На того, кто сорвал их, похожи.

Яркостью красок

Не блещут, но в лепестках

Аромат чудесный таится.


– Каждый спешит

Эту цветущую ветку

Осыпать упреками.

Надо мне было давно

Ее сорвать самому,—

ответил Тюнагон. – Обидно, право.

Друзья любили подтрунивать друг над другом.

Затем разговор перешел на предметы более значительные и, разумеется, коснулся горной усадьбы. Тюнагон поведал принцу о том, каким тяжким ударом была для него кончина Ооикими, признался, что до сих пор не может примириться с утратой. Он плакал и смеялся, вспоминая разные, связанные с ушедшей случаи, то трогательные, то забавные, а принц, обладавший добрым, чувствительным сердцем, всегда готовым откликнуться на чужое горе, внимал ему, рукавом отирая слезы. Небо – уж не сочувствуя ли им? – затянулось тучами. К ночи подул сильный ветер, стало холодно, как зимой, светильники все время гасли, но, хотя во тьме неразличимы были нежные краски цветов (284), друзья никак не могли расстаться. Стояла поздняя ночь, а они все говорили.

– Не верится, что в мире такое бывает. Но неужели на этом все и кончилось? – сомневался принц, как видно подозревая, что Тюнагон не до конца откровенен с ним. Люди всегда склонны наделять других собственными слабостями…

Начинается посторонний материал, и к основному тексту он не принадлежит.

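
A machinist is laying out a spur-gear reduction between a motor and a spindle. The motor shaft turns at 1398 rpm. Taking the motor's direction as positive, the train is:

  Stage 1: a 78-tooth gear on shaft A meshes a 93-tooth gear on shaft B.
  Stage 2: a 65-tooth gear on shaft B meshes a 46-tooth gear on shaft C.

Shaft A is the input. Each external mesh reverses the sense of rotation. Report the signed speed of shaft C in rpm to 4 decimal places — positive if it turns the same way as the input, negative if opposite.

+1656.8163 rpm (same as input, |ω| = 1656.8163 rpm)

Stage 1 [78T→93T]: ω = 1398.0000×78/93 = 1172.5161 rpm, dir flips to −; running = −1172.5161
Stage 2 [65T→46T]: ω = 1172.5161×65/46 = 1656.8163 rpm, dir flips to +; running = +1656.8163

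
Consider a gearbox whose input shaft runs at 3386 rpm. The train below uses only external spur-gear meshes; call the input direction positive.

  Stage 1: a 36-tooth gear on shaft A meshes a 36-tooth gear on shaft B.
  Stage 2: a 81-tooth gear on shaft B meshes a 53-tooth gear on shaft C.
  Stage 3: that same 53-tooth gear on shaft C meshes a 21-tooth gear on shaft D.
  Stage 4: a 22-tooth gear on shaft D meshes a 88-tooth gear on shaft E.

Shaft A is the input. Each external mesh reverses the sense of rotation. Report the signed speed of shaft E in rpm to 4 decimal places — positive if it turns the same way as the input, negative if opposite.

Stage 1 [36T→36T]: ω = 3386.0000×36/36 = 3386.0000 rpm, dir flips to −; running = −3386.0000
Stage 2 [81T→53T]: ω = 3386.0000×81/53 = 5174.8302 rpm, dir flips to +; running = +5174.8302
Stage 3 [53T→21T]: ω = 5174.8302×53/21 = 13060.2857 rpm, dir flips to −; running = −13060.2857
Stage 4 [22T→88T]: ω = 13060.2857×22/88 = 3265.0714 rpm, dir flips to +; running = +3265.0714

+3265.0714 rpm (same as input, |ω| = 3265.0714 rpm)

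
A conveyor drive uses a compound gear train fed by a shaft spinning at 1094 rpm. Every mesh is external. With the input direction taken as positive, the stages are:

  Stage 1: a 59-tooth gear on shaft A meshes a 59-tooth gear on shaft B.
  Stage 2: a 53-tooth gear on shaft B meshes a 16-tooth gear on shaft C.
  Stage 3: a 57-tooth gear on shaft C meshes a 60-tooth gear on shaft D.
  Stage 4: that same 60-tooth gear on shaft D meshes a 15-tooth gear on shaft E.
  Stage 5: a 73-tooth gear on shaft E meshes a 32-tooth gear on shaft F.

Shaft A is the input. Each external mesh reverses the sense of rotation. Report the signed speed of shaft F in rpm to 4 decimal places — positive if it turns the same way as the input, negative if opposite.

-31414.4664 rpm (opposite to input, |ω| = 31414.4664 rpm)

Stage 1 [59T→59T]: ω = 1094.0000×59/59 = 1094.0000 rpm, dir flips to −; running = −1094.0000
Stage 2 [53T→16T]: ω = 1094.0000×53/16 = 3623.8750 rpm, dir flips to +; running = +3623.8750
Stage 3 [57T→60T]: ω = 3623.8750×57/60 = 3442.6813 rpm, dir flips to −; running = −3442.6813
Stage 4 [60T→15T]: ω = 3442.6813×60/15 = 13770.7250 rpm, dir flips to +; running = +13770.7250
Stage 5 [73T→32T]: ω = 13770.7250×73/32 = 31414.4664 rpm, dir flips to −; running = −31414.4664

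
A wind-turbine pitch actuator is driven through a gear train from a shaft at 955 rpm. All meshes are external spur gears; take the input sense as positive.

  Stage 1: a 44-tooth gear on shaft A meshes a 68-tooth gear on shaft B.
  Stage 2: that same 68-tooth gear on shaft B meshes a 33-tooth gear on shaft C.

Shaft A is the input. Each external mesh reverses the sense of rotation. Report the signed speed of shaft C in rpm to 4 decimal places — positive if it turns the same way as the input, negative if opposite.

+1273.3333 rpm (same as input, |ω| = 1273.3333 rpm)

Stage 1 [44T→68T]: ω = 955.0000×44/68 = 617.9412 rpm, dir flips to −; running = −617.9412
Stage 2 [68T→33T]: ω = 617.9412×68/33 = 1273.3333 rpm, dir flips to +; running = +1273.3333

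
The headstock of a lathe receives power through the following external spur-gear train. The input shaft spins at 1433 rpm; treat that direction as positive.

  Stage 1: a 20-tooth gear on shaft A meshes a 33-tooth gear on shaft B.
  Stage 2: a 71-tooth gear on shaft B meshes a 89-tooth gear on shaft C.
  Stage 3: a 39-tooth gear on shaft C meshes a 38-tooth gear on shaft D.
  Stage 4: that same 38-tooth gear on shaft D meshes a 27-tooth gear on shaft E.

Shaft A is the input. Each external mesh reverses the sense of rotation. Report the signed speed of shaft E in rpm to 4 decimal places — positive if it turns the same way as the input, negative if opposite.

Stage 1 [20T→33T]: ω = 1433.0000×20/33 = 868.4848 rpm, dir flips to −; running = −868.4848
Stage 2 [71T→89T]: ω = 868.4848×71/89 = 692.8362 rpm, dir flips to +; running = +692.8362
Stage 3 [39T→38T]: ω = 692.8362×39/38 = 711.0688 rpm, dir flips to −; running = −711.0688
Stage 4 [38T→27T]: ω = 711.0688×38/27 = 1000.7634 rpm, dir flips to +; running = +1000.7634

+1000.7634 rpm (same as input, |ω| = 1000.7634 rpm)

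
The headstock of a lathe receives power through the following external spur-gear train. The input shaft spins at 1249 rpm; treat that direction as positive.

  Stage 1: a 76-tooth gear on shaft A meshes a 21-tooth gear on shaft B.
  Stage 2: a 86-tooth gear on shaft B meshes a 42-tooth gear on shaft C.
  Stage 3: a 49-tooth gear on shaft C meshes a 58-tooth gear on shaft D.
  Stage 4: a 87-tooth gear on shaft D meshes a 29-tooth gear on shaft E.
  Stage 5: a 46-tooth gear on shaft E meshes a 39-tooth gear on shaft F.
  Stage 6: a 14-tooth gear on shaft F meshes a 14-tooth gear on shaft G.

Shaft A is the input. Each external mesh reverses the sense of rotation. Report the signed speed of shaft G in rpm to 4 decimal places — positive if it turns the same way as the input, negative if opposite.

Stage 1 [76T→21T]: ω = 1249.0000×76/21 = 4520.1905 rpm, dir flips to −; running = −4520.1905
Stage 2 [86T→42T]: ω = 4520.1905×86/42 = 9255.6281 rpm, dir flips to +; running = +9255.6281
Stage 3 [49T→58T]: ω = 9255.6281×49/58 = 7819.4100 rpm, dir flips to −; running = −7819.4100
Stage 4 [87T→29T]: ω = 7819.4100×87/29 = 23458.2299 rpm, dir flips to +; running = +23458.2299
Stage 5 [46T→39T]: ω = 23458.2299×46/39 = 27668.6814 rpm, dir flips to −; running = −27668.6814
Stage 6 [14T→14T]: ω = 27668.6814×14/14 = 27668.6814 rpm, dir flips to +; running = +27668.6814

+27668.6814 rpm (same as input, |ω| = 27668.6814 rpm)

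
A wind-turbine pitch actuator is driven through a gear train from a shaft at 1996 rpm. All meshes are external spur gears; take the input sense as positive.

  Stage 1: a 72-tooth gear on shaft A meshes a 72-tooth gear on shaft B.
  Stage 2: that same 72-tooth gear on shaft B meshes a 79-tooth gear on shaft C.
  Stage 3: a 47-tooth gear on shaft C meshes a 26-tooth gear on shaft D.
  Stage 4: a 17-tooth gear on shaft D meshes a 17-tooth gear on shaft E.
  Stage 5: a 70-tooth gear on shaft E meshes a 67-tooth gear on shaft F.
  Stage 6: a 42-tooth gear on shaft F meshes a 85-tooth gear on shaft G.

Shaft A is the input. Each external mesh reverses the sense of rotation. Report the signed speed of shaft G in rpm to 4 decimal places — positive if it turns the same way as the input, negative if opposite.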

Вместе с тем принцу нельзя было отказать в чуткости, ибо он не пожалел усилий, чтобы утешить Тюнагона, изгладить в его сердце память о былых горестях и рассеять мрачные мысли. Он говорил, столь умело переходя от одного предмета к другому, что Тюнагон в конце концов оказался вовлеченным в разговор, принесший его измученной душе немалое облегчение. Среди прочего принц рассказал ему о своем намерении перевезти Нака-но кими в столицу.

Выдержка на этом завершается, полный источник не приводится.